He thought for a good while. “I don’t really want to tell you,” he admitted. “But I should. You deserve to know.” He looked studiously down at his hands, took a deep breath in. “You saw the glowing lines on my old companions’ arms tonight, ja?”

Jester nodded.

“Well, it is a result of residuum dust being, sort of tattooed into them, I guess. It is one of Ikithon’s greatest accomplishments. He turns his students’ very bodies into weapons.” 

Jester glanced down at Caleb’s arms, covered now, but where she knew there to be countless long, jagged scars. “I don’t understand,” she murmured.

Caleb swallowed and barreled on. “It took him a long time to perfect the technique, it is very difficult. And dangerous. Painful. So, he experimented, on us. Until it was right.”

It all clicked together in Jester’s mind with horrible certainty. “And this room, this was the room where he used to do that.” 

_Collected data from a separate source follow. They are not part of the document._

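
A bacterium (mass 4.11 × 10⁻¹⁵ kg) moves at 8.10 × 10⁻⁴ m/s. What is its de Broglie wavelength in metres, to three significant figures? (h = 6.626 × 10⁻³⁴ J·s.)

p = mv = 4.11 × 10⁻¹⁵ × 8.10 × 10⁻⁴ = 3.329 × 10⁻¹⁸ kg·m/s.
λ = h/p = 6.626 × 10⁻³⁴ / 3.329 × 10⁻¹⁸ = 1.99 × 10⁻¹⁶ m.

λ = 1.99 × 10⁻¹⁶ m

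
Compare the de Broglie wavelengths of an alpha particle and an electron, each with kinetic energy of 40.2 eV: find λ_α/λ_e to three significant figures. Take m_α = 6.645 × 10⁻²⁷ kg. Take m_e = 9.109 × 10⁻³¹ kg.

At fixed KE, p = √(2mKE) so λ = h/p ∝ 1/√m.
λ_α/λ_e = √(m_e/m_α) = √(9.109 × 10⁻³¹/6.645 × 10⁻²⁷) = √(1.371 × 10⁻⁴) = 0.0117.

λ_α/λ_e = 0.0117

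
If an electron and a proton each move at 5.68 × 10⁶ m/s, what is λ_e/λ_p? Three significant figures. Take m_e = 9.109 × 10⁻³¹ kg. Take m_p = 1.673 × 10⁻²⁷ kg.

At fixed v, p = mv so λ = h/(mv) ∝ 1/m.
λ_e/λ_p = m_p/m_e = 1.673 × 10⁻²⁷/9.109 × 10⁻³¹ = 1840.

λ_e/λ_p = 1840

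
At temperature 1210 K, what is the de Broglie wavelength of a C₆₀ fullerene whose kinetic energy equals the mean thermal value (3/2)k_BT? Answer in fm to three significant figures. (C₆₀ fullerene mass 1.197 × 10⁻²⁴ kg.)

λ = 2700 fm

KE = (3/2)k_BT = 1.5 × 1.381 × 10⁻²³ × 1210 = 2.507 × 10⁻²⁰ J.
p = √(2mKE) = √(2 × 1.197 × 10⁻²⁴ × 2.507 × 10⁻²⁰) = 2.450 × 10⁻²² kg·m/s.
λ = h/p = 2.70 × 10⁻¹² m = 2700 fm.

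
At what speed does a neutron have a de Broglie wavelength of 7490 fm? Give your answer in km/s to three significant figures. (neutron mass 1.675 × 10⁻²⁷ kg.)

p = h/λ = 6.626 × 10⁻³⁴ / 7.490 × 10⁻¹² = 8.846 × 10⁻²³ kg·m/s.
v = p/m = 8.846 × 10⁻²³ / 1.675 × 10⁻²⁷ = 5.28 × 10⁴ m/s = 52.8 km/s.

v = 52.8 km/s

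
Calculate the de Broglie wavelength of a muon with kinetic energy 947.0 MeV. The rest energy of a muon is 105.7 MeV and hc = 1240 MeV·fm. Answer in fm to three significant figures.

λ = 1.18 fm

Total energy E = KE + m₀c² = 947.0 + 105.7 = 1052.7 MeV.
(pc)² = E² − (m₀c²)² = (1052.7)² − (105.7)² = 1.097 × 10⁶ MeV², so pc = 1047 MeV.
λ = hc/(pc) = 1240 MeV·fm / 1047 MeV = 1.18 fm.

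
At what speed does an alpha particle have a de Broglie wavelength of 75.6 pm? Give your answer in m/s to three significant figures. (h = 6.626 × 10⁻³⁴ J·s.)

p = h/λ = 6.626 × 10⁻³⁴ / 7.560 × 10⁻¹¹ = 8.765 × 10⁻²⁴ kg·m/s.
v = p/m = 8.765 × 10⁻²⁴ / 6.645 × 10⁻²⁷ = 1.32 × 10³ m/s = 1320 m/s.

v = 1320 m/s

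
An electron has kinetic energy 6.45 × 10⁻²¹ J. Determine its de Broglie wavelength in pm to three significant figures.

p = √(2mKE) = √(2 × 9.109 × 10⁻³¹ × 6.450 × 10⁻²¹) = 1.084 × 10⁻²⁵ kg·m/s.
λ = h/p = 6.626 × 10⁻³⁴ / 1.084 × 10⁻²⁵ = 6.11 × 10⁻⁹ m = 6110 pm.

λ = 6110 pm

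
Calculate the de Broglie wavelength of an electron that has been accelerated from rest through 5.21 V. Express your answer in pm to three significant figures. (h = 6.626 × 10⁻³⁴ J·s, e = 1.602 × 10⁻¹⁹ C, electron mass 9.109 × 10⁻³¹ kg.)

λ = 537 pm

KE = eV = 1.602 × 10⁻¹⁹ × 5.210 = 8.346 × 10⁻¹⁹ J.
p = √(2mKE) = √(2 × 9.109 × 10⁻³¹ × 8.346 × 10⁻¹⁹) = 1.233 × 10⁻²⁴ kg·m/s.
λ = h/p = 6.626 × 10⁻³⁴ / 1.233 × 10⁻²⁴ = 5.37 × 10⁻¹⁰ m = 537 pm.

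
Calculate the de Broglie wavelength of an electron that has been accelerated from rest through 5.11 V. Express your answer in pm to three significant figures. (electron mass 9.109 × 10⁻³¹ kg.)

KE = eV = 1.602 × 10⁻¹⁹ × 5.110 = 8.186 × 10⁻¹⁹ J.
p = √(2mKE) = √(2 × 9.109 × 10⁻³¹ × 8.186 × 10⁻¹⁹) = 1.221 × 10⁻²⁴ kg·m/s.
λ = h/p = 6.626 × 10⁻³⁴ / 1.221 × 10⁻²⁴ = 5.43 × 10⁻¹⁰ m = 543 pm.

λ = 543 pm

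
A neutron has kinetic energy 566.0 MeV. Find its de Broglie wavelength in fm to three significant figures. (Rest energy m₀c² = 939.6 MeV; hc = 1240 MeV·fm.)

Total energy E = KE + m₀c² = 566.0 + 939.6 = 1505.6 MeV.
(pc)² = E² − (m₀c²)² = (1505.6)² − (939.6)² = 1.384 × 10⁶ MeV², so pc = 1176 MeV.
λ = hc/(pc) = 1240 MeV·fm / 1176 MeV = 1.05 fm.

λ = 1.05 fm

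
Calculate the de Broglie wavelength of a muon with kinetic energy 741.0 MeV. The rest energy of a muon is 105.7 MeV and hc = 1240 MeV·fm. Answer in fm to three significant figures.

Total energy E = KE + m₀c² = 741.0 + 105.7 = 846.7 MeV.
(pc)² = E² − (m₀c²)² = (846.7)² − (105.7)² = 7.057 × 10⁵ MeV², so pc = 840.1 MeV.
λ = hc/(pc) = 1240 MeV·fm / 840.1 MeV = 1.48 fm.

λ = 1.48 fm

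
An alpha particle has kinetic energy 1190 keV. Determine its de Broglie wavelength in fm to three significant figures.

λ = 13.2 fm

KE = 1190 keV = 1.906 × 10⁻¹³ J.
p = √(2mKE) = √(2 × 6.645 × 10⁻²⁷ × 1.906 × 10⁻¹³) = 5.033 × 10⁻²⁰ kg·m/s.
λ = h/p = 6.626 × 10⁻³⁴ / 5.033 × 10⁻²⁰ = 1.32 × 10⁻¹⁴ m = 13.2 fm.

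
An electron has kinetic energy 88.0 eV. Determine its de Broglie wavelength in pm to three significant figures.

KE = 88.0 eV = 1.410 × 10⁻¹⁷ J.
p = √(2mKE) = √(2 × 9.109 × 10⁻³¹ × 1.410 × 10⁻¹⁷) = 5.068 × 10⁻²⁴ kg·m/s.
λ = h/p = 6.626 × 10⁻³⁴ / 5.068 × 10⁻²⁴ = 1.31 × 10⁻¹⁰ m = 131 pm.

λ = 131 pm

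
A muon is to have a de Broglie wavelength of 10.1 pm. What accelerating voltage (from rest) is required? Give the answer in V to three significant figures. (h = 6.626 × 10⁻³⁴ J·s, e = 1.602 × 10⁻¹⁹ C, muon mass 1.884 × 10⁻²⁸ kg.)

V = 71.3 V

p = h/λ = 6.626 × 10⁻³⁴ / 1.010 × 10⁻¹¹ = 6.560 × 10⁻²³ kg·m/s.
KE = p²/(2m) = 1.142 × 10⁻¹⁷ J.
V = KE/e = 1.142 × 10⁻¹⁷ / (1.602 × 10⁻¹⁹) = 71.3 V.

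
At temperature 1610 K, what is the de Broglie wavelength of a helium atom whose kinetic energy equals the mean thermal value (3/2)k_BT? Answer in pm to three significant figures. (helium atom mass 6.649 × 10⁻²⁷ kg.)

KE = (3/2)k_BT = 1.5 × 1.381 × 10⁻²³ × 1610 = 3.335 × 10⁻²⁰ J.
p = √(2mKE) = √(2 × 6.649 × 10⁻²⁷ × 3.335 × 10⁻²⁰) = 2.106 × 10⁻²³ kg·m/s.
λ = h/p = 3.15 × 10⁻¹¹ m = 31.5 pm.

λ = 31.5 pm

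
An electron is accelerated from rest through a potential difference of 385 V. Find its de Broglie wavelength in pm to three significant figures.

λ = 62.5 pm

KE = eV = 1.602 × 10⁻¹⁹ × 385.0 = 6.168 × 10⁻¹⁷ J.
p = √(2mKE) = √(2 × 9.109 × 10⁻³¹ × 6.168 × 10⁻¹⁷) = 1.060 × 10⁻²³ kg·m/s.
λ = h/p = 6.626 × 10⁻³⁴ / 1.060 × 10⁻²³ = 6.25 × 10⁻¹¹ m = 62.5 pm.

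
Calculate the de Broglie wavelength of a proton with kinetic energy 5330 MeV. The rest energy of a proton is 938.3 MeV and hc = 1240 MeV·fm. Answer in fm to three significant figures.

Total energy E = KE + m₀c² = 5330 + 938.3 = 6268.3 MeV.
(pc)² = E² − (m₀c²)² = (6268.3)² − (938.3)² = 3.841 × 10⁷ MeV², so pc = 6198 MeV.
λ = hc/(pc) = 1240 MeV·fm / 6198 MeV = 0.200 fm.

λ = 0.200 fm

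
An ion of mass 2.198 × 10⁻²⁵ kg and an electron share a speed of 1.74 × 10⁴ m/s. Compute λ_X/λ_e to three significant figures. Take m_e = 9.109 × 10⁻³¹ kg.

At fixed v, p = mv so λ = h/(mv) ∝ 1/m.
λ_X/λ_e = m_e/m_X = 9.109 × 10⁻³¹/2.198 × 10⁻²⁵ = 4.14 × 10⁻⁶.

λ_X/λ_e = 4.14 × 10⁻⁶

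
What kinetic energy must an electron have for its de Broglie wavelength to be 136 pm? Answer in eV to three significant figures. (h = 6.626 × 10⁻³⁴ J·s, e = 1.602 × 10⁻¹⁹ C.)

KE = 81.3 eV

p = h/λ = 6.626 × 10⁻³⁴ / 1.360 × 10⁻¹⁰ = 4.872 × 10⁻²⁴ kg·m/s.
KE = p²/(2m) = (4.872 × 10⁻²⁴)² / (2 × 9.109 × 10⁻³¹) = 1.303 × 10⁻¹⁷ J = 81.3 eV.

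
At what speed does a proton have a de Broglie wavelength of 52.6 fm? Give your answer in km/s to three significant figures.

v = 7530 km/s

p = h/λ = 6.626 × 10⁻³⁴ / 5.260 × 10⁻¹⁴ = 1.260 × 10⁻²⁰ kg·m/s.
v = p/m = 1.260 × 10⁻²⁰ / 1.673 × 10⁻²⁷ = 7.53 × 10⁶ m/s = 7530 km/s.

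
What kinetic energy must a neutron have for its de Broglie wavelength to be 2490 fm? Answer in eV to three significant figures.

p = h/λ = 6.626 × 10⁻³⁴ / 2.490 × 10⁻¹² = 2.661 × 10⁻²² kg·m/s.
KE = p²/(2m) = (2.661 × 10⁻²²)² / (2 × 1.675 × 10⁻²⁷) = 2.114 × 10⁻¹⁷ J = 132 eV.

KE = 132 eV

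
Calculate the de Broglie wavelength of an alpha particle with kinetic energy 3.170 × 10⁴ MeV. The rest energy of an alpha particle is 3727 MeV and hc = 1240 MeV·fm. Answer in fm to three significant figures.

λ = 0.0352 fm

Total energy E = KE + m₀c² = 3.170 × 10⁴ + 3727 = 35427 MeV.
(pc)² = E² − (m₀c²)² = (35427)² − (3727)² = 1.241 × 10⁹ MeV², so pc = 3.523 × 10⁴ MeV.
λ = hc/(pc) = 1240 MeV·fm / 3.523 × 10⁴ MeV = 0.0352 fm.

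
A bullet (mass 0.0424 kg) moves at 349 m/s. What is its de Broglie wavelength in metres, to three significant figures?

p = mv = 0.0424 × 349 = 1.480 × 10¹ kg·m/s.
λ = h/p = 6.626 × 10⁻³⁴ / 1.480 × 10¹ = 4.48 × 10⁻³⁵ m.

λ = 4.48 × 10⁻³⁵ m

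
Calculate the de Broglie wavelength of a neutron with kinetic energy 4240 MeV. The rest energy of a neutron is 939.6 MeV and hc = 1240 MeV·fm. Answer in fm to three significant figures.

λ = 0.243 fm

Total energy E = KE + m₀c² = 4240 + 939.6 = 5179.6 MeV.
(pc)² = E² − (m₀c²)² = (5179.6)² − (939.6)² = 2.595 × 10⁷ MeV², so pc = 5094 MeV.
λ = hc/(pc) = 1240 MeV·fm / 5094 MeV = 0.243 fm.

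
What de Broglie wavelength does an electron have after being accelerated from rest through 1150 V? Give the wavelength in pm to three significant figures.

λ = 36.2 pm

KE = eV = 1.602 × 10⁻¹⁹ × 1150 = 1.842 × 10⁻¹⁶ J.
p = √(2mKE) = √(2 × 9.109 × 10⁻³¹ × 1.842 × 10⁻¹⁶) = 1.832 × 10⁻²³ kg·m/s.
λ = h/p = 6.626 × 10⁻³⁴ / 1.832 × 10⁻²³ = 3.62 × 10⁻¹¹ m = 36.2 pm.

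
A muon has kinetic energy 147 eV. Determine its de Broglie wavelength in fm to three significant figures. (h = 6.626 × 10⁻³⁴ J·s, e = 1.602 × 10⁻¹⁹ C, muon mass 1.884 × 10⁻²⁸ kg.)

λ = 7030 fm

KE = 147 eV = 2.355 × 10⁻¹⁷ J.
p = √(2mKE) = √(2 × 1.884 × 10⁻²⁸ × 2.355 × 10⁻¹⁷) = 9.420 × 10⁻²³ kg·m/s.
λ = h/p = 6.626 × 10⁻³⁴ / 9.420 × 10⁻²³ = 7.03 × 10⁻¹² m = 7030 fm.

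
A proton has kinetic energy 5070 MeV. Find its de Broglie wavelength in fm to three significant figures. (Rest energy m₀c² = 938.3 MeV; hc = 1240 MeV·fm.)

Total energy E = KE + m₀c² = 5070 + 938.3 = 6008.3 MeV.
(pc)² = E² − (m₀c²)² = (6008.3)² − (938.3)² = 3.522 × 10⁷ MeV², so pc = 5935 MeV.
λ = hc/(pc) = 1240 MeV·fm / 5935 MeV = 0.209 fm.

λ = 0.209 fm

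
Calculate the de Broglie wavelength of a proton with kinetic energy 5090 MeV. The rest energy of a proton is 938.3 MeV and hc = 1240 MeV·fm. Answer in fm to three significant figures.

λ = 0.208 fm

Total energy E = KE + m₀c² = 5090 + 938.3 = 6028.3 MeV.
(pc)² = E² − (m₀c²)² = (6028.3)² − (938.3)² = 3.546 × 10⁷ MeV², so pc = 5955 MeV.
λ = hc/(pc) = 1240 MeV·fm / 5955 MeV = 0.208 fm.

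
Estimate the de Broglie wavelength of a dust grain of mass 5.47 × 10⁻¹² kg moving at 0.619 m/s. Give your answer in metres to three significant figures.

λ = 1.96 × 10⁻²² m

p = mv = 5.47 × 10⁻¹² × 0.619 = 3.386 × 10⁻¹² kg·m/s.
λ = h/p = 6.626 × 10⁻³⁴ / 3.386 × 10⁻¹² = 1.96 × 10⁻²² m.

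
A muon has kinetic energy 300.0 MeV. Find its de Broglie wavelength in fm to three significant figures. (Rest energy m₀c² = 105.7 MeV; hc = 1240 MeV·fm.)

Total energy E = KE + m₀c² = 300.0 + 105.7 = 405.7 MeV.
(pc)² = E² − (m₀c²)² = (405.7)² − (105.7)² = 1.534 × 10⁵ MeV², so pc = 391.7 MeV.
λ = hc/(pc) = 1240 MeV·fm / 391.7 MeV = 3.17 fm.

λ = 3.17 fm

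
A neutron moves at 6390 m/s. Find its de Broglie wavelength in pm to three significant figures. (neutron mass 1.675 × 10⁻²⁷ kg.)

λ = 61.9 pm

p = mv = 1.675 × 10⁻²⁷ × 6390 = 1.070 × 10⁻²³ kg·m/s.
λ = h/p = 6.626 × 10⁻³⁴ / 1.070 × 10⁻²³ = 6.19 × 10⁻¹¹ m = 61.9 pm.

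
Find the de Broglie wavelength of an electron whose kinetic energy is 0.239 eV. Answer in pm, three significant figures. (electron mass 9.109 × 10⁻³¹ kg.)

λ = 2510 pm

KE = 0.239 eV = 3.829 × 10⁻²⁰ J.
p = √(2mKE) = √(2 × 9.109 × 10⁻³¹ × 3.829 × 10⁻²⁰) = 2.641 × 10⁻²⁵ kg·m/s.
λ = h/p = 6.626 × 10⁻³⁴ / 2.641 × 10⁻²⁵ = 2.51 × 10⁻⁹ m = 2510 pm.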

Caleb gave one of those not-smiles that he was so fond of, where his cheeks pinched but it didn’t reach his eyes. Jester felt tears welling up in her eyes. She bit them back for his sake.

“ _Fort, doch nicht vergessen_ ,” she remembered. “What does that mean?”

“It means—ah, ‘gone, but don't forget.’”

Oh. Well, she supposed that this whole tower was all a product of his head. His wonderful, brilliant head, which remembered everything he saw and read with exacting detail. Of course he remembered all of this, and it was here, right alongside the stained glass and the painstaking reconstruction of her childhood bedroom. It was as much of a blessing as a curse, that mind of his.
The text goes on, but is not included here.